EASY GAME-ダメ男製造機と完璧上司の恋愛イニシアチブ争奪戦ー
 翌日、月曜日。
 舞子の部屋からは、会社までバスの方が早い。
 一番近いバス停の時刻表をネットでチェックして、あたしはバッグを持って、心配そうに見てくる舞子に笑って返した。
「――行ってくるね。夕飯、あたしが作るからさ、リクエスト、メッセージしておいて」
「……いいわよ、気にしなくて」
「そういう訳にはいかないでしょ。置いてもらってるんだから」
「いつものコトじゃない」
 苦笑いで返す舞子に、あたしは首を振る。
「いいから。
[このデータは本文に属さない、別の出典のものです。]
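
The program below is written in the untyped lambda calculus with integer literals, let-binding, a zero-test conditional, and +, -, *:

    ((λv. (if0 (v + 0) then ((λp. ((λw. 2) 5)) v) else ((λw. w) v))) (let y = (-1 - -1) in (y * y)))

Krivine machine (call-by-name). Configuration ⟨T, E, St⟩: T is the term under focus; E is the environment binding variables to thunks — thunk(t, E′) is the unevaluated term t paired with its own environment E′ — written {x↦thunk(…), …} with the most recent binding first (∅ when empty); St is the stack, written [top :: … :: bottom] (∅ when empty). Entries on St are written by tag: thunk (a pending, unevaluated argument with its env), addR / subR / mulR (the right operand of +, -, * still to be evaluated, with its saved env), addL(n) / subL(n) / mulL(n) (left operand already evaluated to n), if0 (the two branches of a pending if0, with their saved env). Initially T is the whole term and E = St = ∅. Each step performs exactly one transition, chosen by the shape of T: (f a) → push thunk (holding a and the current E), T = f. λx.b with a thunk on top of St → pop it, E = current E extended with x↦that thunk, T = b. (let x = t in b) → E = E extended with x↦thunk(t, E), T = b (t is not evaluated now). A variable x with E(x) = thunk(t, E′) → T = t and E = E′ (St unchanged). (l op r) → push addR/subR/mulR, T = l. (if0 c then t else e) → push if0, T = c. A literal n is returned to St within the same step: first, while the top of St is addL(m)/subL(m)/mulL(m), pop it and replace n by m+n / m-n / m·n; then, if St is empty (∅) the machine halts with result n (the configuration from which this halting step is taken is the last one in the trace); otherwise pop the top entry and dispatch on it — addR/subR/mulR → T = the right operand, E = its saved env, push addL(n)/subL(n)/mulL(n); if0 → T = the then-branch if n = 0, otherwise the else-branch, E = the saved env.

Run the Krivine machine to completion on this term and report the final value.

[0] ⟨T=((λv. (if0 (v + 0) then ((λp. ((λw. 2) 5)) v) else ((λw. w) v))) (let y = (-1 - -1) in (y * y))); E=∅; St=∅⟩
[1] ⟨T=(λv. (if0 (v + 0) then ((λp. ((λw. 2) 5)) v) else ((λw. w) v))); E=∅; St=[thunk]⟩
[2] ⟨T=(if0 (v + 0) then ((λp. ((λw. 2) 5)) v) else ((λw. w) v)); E={v↦thunk((let y = (-1 - -1) in (y * y)), ∅)}; St=∅⟩
[3] ⟨T=(v + 0); E={v↦thunk((let y = (-1 - -1) in (y * y)), ∅)}; St=[if0]⟩
[4] ⟨T=v; E={v↦thunk((let y = (-1 - -1) in (y * y)), ∅)}; St=[addR :: if0]⟩
[5] ⟨T=(let y = (-1 - -1) in (y * y)); E=∅; St=[addR :: if0]⟩
[6] ⟨T=(y * y); E={y↦thunk((-1 - -1), ∅)}; St=[addR :: if0]⟩
[7] ⟨T=y; E={y↦thunk((-1 - -1), ∅)}; St=[mulR :: addR :: if0]⟩
[8] ⟨T=(-1 - -1); E=∅; St=[mulR :: addR :: if0]⟩
[9] ⟨T=-1; E=∅; St=[subR :: mulR :: addR :: if0]⟩
[10] ⟨T=-1; E=∅; St=[subL(-1) :: mulR :: addR :: if0]⟩
[11] ⟨T=y; E={y↦thunk((-1 - -1), ∅)}; St=[mulL(0) :: addR :: if0]⟩
[12] ⟨T=(-1 - -1); E=∅; St=[mulL(0) :: addR :: if0]⟩
[13] ⟨T=-1; E=∅; St=[subR :: mulL(0) :: addR :: if0]⟩
[14] ⟨T=-1; E=∅; St=[subL(-1) :: mulL(0) :: addR :: if0]⟩
[15] ⟨T=0; E={v↦thunk((let y = (-1 - -1) in (y * y)), ∅)}; St=[addL(0) :: if0]⟩
[16] ⟨T=((λp. ((λw. 2) 5)) v); E={v↦thunk((let y = (-1 - -1) in (y * y)), ∅)}; St=∅⟩
[17] ⟨T=(λp. ((λw. 2) 5)); E={v↦thunk((let y = (-1 - -1) in (y * y)), ∅)}; St=[thunk]⟩
[18] ⟨T=((λw. 2) 5); E={p↦thunk(v, {v↦thunk((let y = (-1 - -1) in (y * y)), ∅)}), v↦thunk((let y = (-1 - -1) in (y * y)), ∅)}; St=∅⟩
[19] ⟨T=(λw. 2); E={p↦thunk(v, {v↦thunk((let y = (-1 - -1) in (y * y)), ∅)}), v↦thunk((let y = (-1 - -1) in (y * y)), ∅)}; St=[thunk]⟩
[20] ⟨T=2; E={w↦thunk(5, {p↦thunk(v, {v↦thunk((let y = (-1 - -1) in (y * y)), ∅)}), v↦thunk((let y = (-1 - -1) in (y * y)), ∅)}), p↦thunk(v, {v↦thunk((let y = (-1 - -1) in (y * y)), ∅)}), v↦thunk((let y = (-1 - -1) in (y * y)), ∅)}; St=∅⟩
→ final value 2

Answer: 2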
じゃあ、合い鍵借りるね」
「――……いってらっしゃい」
 今日は店休日の舞子は、いつもなら、あと一時間は寝ているはずだったが、あたしに合わせて起きたせいで、若干ぼうっとしている。
 ドアを閉め、アパートの階段を三階分下りる。
 そこから三分ほど歩くと、すぐに会社方面行きのバス停が見えた。
 部屋を出てくる時に、貴重品と最低限の着替え、預貯金関係は全部持って来たのだから、生活自体に心配は無い。
 あたしは、バス待ちの列の最後尾に並ぶと、スマホを見やる。

 ――アイツからのメッセージは、何も無い。

 そりゃあ、そうだ。
 アイツは振った立場だ。
 今頃、浮気相手と一緒に、あの部屋に居座っているんだろう。

 そう思うと腹が立ってくるが、今さら、どうしてみようもない。
 ――早目に荷物を全部引き上げて――ああ、そうだ、部屋を先に決めないと。
 あたしは、そんな事をつらつらと思いながら、やって来たバスに乗り込んだ。


 終点二つ手前。
 バスに揺られて、約三十分。
 徐々に減っていく乗客を見やりながら、あたしは、ようやく会社にたどり着いた。
 停留所の名称が呼ばれ、降車ボタンを押す。
 どうやら、降りるのは、あたしだけのようだ。
 それもそのはず。
 あたしの勤務先――鈴原冷食株式会社は、まあまあの敷地面積。
 本社と、すぐ隣の工場、駐車場や、その他施設を合わせると、某ドーム五個分くらいはあるらしい。
 その本社ビルのすぐ斜め前に、バスの停留所はあるが、降りるのは会社関係者くらいだ。
 ――何せ、名称が”鈴原冷食前”なのだから。
 そして、あたしを降ろし、終点まで数人を運ぶため、バスは発車した。
 それを見送り、二車線道路の横断歩道を渡ると、会社のだだっ広い敷地内を進む。
 数分歩き、目の前に現れる、建て替えたばかりの五階建てのビル。
 その正面玄関から脇にそれたところにある従業員出入口で、社員カードをかざして中に入る。
 就業時刻十五分前、まあまあの人ごみだ。
 数年前に大手企業と提携してから、社員の数も増えたので、高卒で勤続十年――まあまあ古株のあたしには、少々居心地が悪くなった。
 以前なら、ロッカールームに入るのに、順番待ちなどしなくても良かった。
 でも、今は、何だか気を遣ってしまう。

 ――みんなに罪は無いけどさ。

 一階の女子ロッカーに荷物を置き、貴重品を持ってエレベーターで三階まで上がる。
 あたしのいる総務部は、三階すべてを使用。
 手前に一課、あたしがいる二課はその奥。
 全従業員が数千人規模になったせいか、総務部も、最近になって人員が増やされた。

 総務部第二課、福利厚生担当。

 ――それが、あたし、白山(しろやま)美里だ。